Most people don’t know about Samuel Pierpont Langley. At the turn of the 20th century, the world was full of major breakthroughs in science – from the discovery of penicillin to the structural mapping of DNA. The obsessive pursuit of the first piloted aircraft back then was like the dot-com mania. So many makers like the Wright brothers and Samuel Langley tried to invent the flying machine.
Samuel Pierpont Langley had everything going for him. He was highly educated and was extremely well-connected. He received a contribution of $50,000 from the Department of Defense and his stature at Secretary of the Smithsonian Instituted granted him another $20,000. He hired the best minds money could find. Everyone was rooting for him.

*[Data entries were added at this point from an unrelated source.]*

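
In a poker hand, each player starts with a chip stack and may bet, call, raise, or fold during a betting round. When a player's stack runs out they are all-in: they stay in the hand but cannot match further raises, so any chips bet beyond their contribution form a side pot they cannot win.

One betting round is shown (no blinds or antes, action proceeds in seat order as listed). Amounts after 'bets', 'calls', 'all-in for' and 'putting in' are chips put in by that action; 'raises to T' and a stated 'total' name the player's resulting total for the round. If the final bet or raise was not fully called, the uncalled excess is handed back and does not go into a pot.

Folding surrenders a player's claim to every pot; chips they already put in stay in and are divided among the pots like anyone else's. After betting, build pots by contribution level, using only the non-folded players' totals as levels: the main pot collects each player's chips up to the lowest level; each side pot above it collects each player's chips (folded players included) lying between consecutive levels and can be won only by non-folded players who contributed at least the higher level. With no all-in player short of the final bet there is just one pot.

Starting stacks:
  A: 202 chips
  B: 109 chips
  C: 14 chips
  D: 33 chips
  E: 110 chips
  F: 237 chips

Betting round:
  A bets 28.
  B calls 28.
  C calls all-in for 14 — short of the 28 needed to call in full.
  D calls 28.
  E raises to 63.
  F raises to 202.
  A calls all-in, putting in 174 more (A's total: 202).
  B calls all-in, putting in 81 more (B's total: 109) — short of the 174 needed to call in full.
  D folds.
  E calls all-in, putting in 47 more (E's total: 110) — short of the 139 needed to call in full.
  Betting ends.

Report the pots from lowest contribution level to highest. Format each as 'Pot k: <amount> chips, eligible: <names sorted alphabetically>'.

Pot 1: 84 chips, eligible: A, B, C, E, F
Pot 2: 394 chips, eligible: A, B, E, F
Pot 3: 3 chips, eligible: A, E, F
Pot 4: 184 chips, eligible: A, F

Derivation:
Contributions: A=202, B=109, C=14, D=28, E=110, F=202
Folded: D
Pot levels (distinct totals of non-folded players): 14, 109, 110, 202
Layer 1-14: 14 each from A, B, C, D, E, F = 14*6 = 84 chips; eligible A, B, C, E, F
Layer 15-109: A 95 + B 95 + D 14 + E 95 + F 95 = 394 chips; eligible A, B, E, F
Layer 110-110: 1 each from A, E, F = 1*3 = 3 chips; eligible A, E, F
Layer 111-202: 92 each from A, F = 92*2 = 184 chips; eligible A, F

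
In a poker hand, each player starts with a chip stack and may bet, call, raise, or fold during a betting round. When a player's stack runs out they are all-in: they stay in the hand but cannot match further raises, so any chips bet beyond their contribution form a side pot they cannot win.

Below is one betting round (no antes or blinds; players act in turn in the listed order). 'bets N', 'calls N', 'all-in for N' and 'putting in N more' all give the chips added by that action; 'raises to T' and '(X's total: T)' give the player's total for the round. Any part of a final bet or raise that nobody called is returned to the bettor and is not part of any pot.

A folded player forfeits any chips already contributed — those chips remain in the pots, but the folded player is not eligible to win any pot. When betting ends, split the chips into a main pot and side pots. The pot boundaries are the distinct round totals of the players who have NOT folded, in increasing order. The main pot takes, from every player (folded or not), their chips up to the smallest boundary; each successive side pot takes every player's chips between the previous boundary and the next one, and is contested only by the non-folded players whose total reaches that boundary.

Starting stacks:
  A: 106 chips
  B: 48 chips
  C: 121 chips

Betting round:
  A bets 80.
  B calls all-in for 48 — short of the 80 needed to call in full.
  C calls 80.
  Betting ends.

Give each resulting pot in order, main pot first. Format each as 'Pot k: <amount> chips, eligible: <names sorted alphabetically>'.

Contributions: A=80, B=48, C=80
Pot levels (distinct totals of non-folded players): 48, 80
Layer 1-48: 48 each from A, B, C = 48*3 = 144 chips; eligible A, B, C
Layer 49-80: 32 each from A, C = 32*2 = 64 chips; eligible A, C

Pot 1: 144 chips, eligible: A, B, C
Pot 2: 64 chips, eligible: A, C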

Orville and Wilber Wright, on the other hand, was in stark contrast. They had relatively humble educational backgrounds – not even a college degree. They worked quietly with just little financing from their bicycle shop.
On December 17th, 1903, the Wright brothers successfully flew in their plane, nicknamed the “Flyer I” and beat Langley to fly the first powered, controlled, heavier-than-air aircraft.

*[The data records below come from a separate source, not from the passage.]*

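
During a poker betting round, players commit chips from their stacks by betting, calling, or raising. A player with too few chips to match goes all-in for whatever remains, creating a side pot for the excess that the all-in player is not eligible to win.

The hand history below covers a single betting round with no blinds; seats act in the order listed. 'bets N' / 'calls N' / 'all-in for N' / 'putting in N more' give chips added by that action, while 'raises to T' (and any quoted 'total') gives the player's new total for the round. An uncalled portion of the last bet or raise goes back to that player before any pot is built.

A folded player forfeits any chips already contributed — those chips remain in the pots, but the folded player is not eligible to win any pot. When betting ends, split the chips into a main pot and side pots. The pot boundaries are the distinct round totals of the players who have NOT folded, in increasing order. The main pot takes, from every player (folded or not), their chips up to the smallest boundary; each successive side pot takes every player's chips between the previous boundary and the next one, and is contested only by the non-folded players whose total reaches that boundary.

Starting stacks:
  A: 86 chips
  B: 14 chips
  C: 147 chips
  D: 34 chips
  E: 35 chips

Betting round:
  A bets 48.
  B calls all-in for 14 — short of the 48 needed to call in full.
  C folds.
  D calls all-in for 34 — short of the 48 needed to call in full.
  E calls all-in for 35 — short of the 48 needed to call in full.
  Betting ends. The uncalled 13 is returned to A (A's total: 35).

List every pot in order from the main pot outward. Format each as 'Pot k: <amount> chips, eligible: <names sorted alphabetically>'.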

The Difference That Made The Difference
The Wright brothers were driven by a cause, a purpose, and a belief. They wanted to solve the problem of piloted flight. They believe they can break the boundaries and change the world. Their question was not of the money made from flying but how they could get enough money to sustain their experiments.

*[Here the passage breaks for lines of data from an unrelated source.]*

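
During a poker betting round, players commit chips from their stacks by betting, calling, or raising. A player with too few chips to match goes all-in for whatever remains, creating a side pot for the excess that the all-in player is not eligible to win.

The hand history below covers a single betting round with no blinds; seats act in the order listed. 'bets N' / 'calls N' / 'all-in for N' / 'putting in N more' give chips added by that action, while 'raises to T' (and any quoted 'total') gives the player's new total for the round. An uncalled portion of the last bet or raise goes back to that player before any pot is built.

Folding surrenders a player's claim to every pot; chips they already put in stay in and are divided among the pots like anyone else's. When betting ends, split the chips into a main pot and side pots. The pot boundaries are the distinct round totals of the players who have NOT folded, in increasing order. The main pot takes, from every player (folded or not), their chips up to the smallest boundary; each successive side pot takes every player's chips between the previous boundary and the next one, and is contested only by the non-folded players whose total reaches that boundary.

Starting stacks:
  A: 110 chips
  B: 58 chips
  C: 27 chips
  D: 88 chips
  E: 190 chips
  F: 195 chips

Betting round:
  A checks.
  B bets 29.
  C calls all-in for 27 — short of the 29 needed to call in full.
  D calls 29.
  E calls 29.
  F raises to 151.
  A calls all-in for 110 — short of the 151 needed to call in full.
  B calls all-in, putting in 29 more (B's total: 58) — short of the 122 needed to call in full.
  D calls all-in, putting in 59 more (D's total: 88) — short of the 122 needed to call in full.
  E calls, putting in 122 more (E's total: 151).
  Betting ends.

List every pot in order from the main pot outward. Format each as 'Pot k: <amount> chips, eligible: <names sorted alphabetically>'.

Contributions: A=110, B=58, C=27, D=88, E=151, F=151
Pot levels (distinct totals of non-folded players): 27, 58, 88, 110, 151
Layer 1-27: 27 each from A, B, C, D, E, F = 27*6 = 162 chips; eligible A, B, C, D, E, F
Layer 28-58: 31 each from A, B, D, E, F = 31*5 = 155 chips; eligible A, B, D, E, F
Layer 59-88: 30 each from A, D, E, F = 30*4 = 120 chips; eligible A, D, E, F
Layer 89-110: 22 each from A, E, F = 22*3 = 66 chips; eligible A, E, F
Layer 111-151: 41 each from E, F = 41*2 = 82 chips; eligible E, F

Pot 1: 162 chips, eligible: A, B, C, D, E, F
Pot 2: 155 chips, eligible: A, B, D, E, F
Pot 3: 120 chips, eligible: A, D, E, F
Pot 4: 66 chips, eligible: A, E, F
Pot 5: 82 chips, eligible: E, F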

Langley was driven by fame, money, and glory. He wanted to be rich, and he wanted to be famous. His team worked for the fat paychecks obviously. He and his team hankered over the results and were motivated by the envisioned rewards of their success. When Langley heard of Wright brother’s accomplishment, he simply quit. He made no attempts to improve on their model or work with them. He was done. No first. No fame. And no fortune to be had.
Human beings, by their nature, are motivated by a mix of drives. We have a biological drive. We eat when we feel hungry, we drink when we are parched. We also have a carrot and stick drive, where rewards and punishments induce our behavior towards certain directions. Then we have this third drive, that if often neglected, where we are motivated to do things because they are challenging, because they are interesting, because we like them, and because they contribute.
The motivation behind WHY we do things is important to ultimately succeed. We want to do what we do, not because we are chasing incentives, not because we want rewards. We want to do what we do because we are motivated by the cause, the purpose, the belief that what we do matters and we want to be a part of something bigger than ourselves.